The shortage of rapid at-home tests has forced Americans to line up across the nation -- sometimes for hours -- to get a test at a clinic or mobile testing site. Photograph:( AFP )
Pharmacy chains CVS and Walgreens have set maximum kits per customer to six and four, respectively
As a result of the return to travel during the holiday season and the rapidly spreading Omicron variant, Americans were scrambling Wednesday to find at-home Covid diagnostic kits, causing multiple major distributors to restrict the number of kits available per customer.
The number of tests per person was limited starting Wednesday by both Amazon and vendors on its platform.
Pharmacy chains CVS and Walgreens have set maximum kits per customer to six and four, respectively.
Walgreens made the decision after "incredible demand for at-home rapid testing" stretched its inventory, according to a company press release.

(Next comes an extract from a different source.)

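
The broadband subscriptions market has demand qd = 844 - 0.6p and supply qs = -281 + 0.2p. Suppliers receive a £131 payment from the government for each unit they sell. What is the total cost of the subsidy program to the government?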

As part of its plan, the company said it will "work diligently" with suppliers to get more samples on its shelves, although some stores may be affected by the temporary shortage.
"We ask that our customers please show patience and understanding as together, we continue to navigate the evolving pandemic environment," said Walgreen President John Standley in the statement.
The shortage of rapid at-home tests has forced Americans to line up across the nation -- sometimes for hours -- to get a test at a clinic or mobile testing site.
One centre near the capital, Washington said the number of tests it is performing daily has quadrupled in the last two weeks.
Health officials report that the fast-spreading Omicron variant is the principal coronavirus strain in the United States, contributing to 73.2 per cent of new cases in the week ending December 18.
Watch | 'Maybe one of the few things he and I agree on,' Biden appreciates Trump on getting booster shot
Earlier this week, US President Joe Biden announced that the federal government would purchase 500 million rapid tests. However, these additional tests aren't expected to be available until January.